We need help picking out an automatic differentiation package for Hamiltonian Monte Carlo sampling from the posterior of a generalized linear model with deep interactions. Specifically, we need to compute gradients for log probability functions with thousands of parameters that involve matrix (determinants, eigenvalues, inverses), stats (distributions), and math (log gamma) functions. Any suggestions?
The Application: Hybrid Monte Carlo for Posteriors
We’re getting serious about implementing posterior sampling using Hamiltonian Monte Carlo. HMC speeds up mixing by including gradient information to help guide the Metropolis proposals toward areas high probability. In practice, the algorithm requires a handful or of gradient calculations per sample, but there are many dimensions and the functions are hairy enough we don’t want to compute derivaties by hand.
Auto Diff: Perhaps not What you Think
It may not have been clear to readers of this blog that automatic differentiation isn’t just an automatic procedure for symbolic differentiation or a finite differences method.
The way auto differentiation works is by applying the chain rule to all the basic expressions and assignments in your source code. Wikipedia’s entry for automatic differentiation article provides a nice high-level introduction.
Op Overload or Source Transform?
There are two common approaches, operator overloading and source transforming. Source transformers read a program and generate a new program to compute derivatives and the function at the same time. Operator overloading uses feature of C++ and Fortran 90 that lets you redefine behavior of functions for your types. Thus numerical types are replaced with types representing the function value and the derivative value, and operations with updates on both at the same time.
It seems to me that source transforming would be way more efficient. But mileage may vary by implementation — there’s lots of opportunity for compiler optimization techniques to come into play to eliminate intermediate computations.
Forward and Reverse Chain Rule
You can apply the chain rule to f(g(h(x))) working in from f to h or out from h to f (or in combinations of the two). Auto-diff packages almost all handle the forward direction, which is easier. By all accounts, the reverse mode is better for gradients, which is we need. But not all packages implement reverse mode at all, and not as deeply as they implement forward mode. A variable-by-variable application of forward-mode auto-differentiation would require a step through the whole log probability function for each dimension, which would be prohibitive in our context.
The problem is that reverse mode’s harder to implement. If understanding the doc correctly, some of the packages investigated, like Sacado, a part of the Trilinos scientific computing suite, have BLAS/LAPACK matrix library with their forward mode auto differentiation but not their reverse mode. Many of the open source packages are also tied up with larger suites of software of which they are a part, making it rather confusing to install them and tease apart what they do.
Yes, we care about CPU time, not just number of steps. If we had forever, we’d just run BUGS. By the same argument, we also care about memory usage. If we had all the memory in the world, we’d just run BUGS.
Some of the approaches to automatic differentiation use disk to write out intermediate results. Or compile “tapes” which are then interpreted, which also seems like it’d be slow (though I have no experience).

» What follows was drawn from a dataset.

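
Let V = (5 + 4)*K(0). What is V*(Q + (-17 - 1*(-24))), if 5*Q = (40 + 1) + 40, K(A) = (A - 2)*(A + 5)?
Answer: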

Just Point AD at Your Code?
For the operator overloading approaches, which seem to be more used because of the difficulty of source transforming C++, it’s not quite as simple as pointing an AD program at your code. At the least, everything I’ve looked at requires the numerical types to replaced with general templated type variables or variables defined within the AD package itself. That’s where things get messy with the matrix and stats libraries.
Licenses that Play Nicely with Others
We also want a package with a license that plays nicely with others, so that we can redistribute the tools we build. That means at least GPL, better yet LGPL, or best of all, Apache or BSD licenses. I (at least) am not interested in touching anything with an “academic use only” license.
The Bleg: Reprise
So, any suggestions to what we should be looking at? My head’s spinning from trying to sort things out from auto-generated doc and examples that are not geared toward involved reverse-mode gradient computations.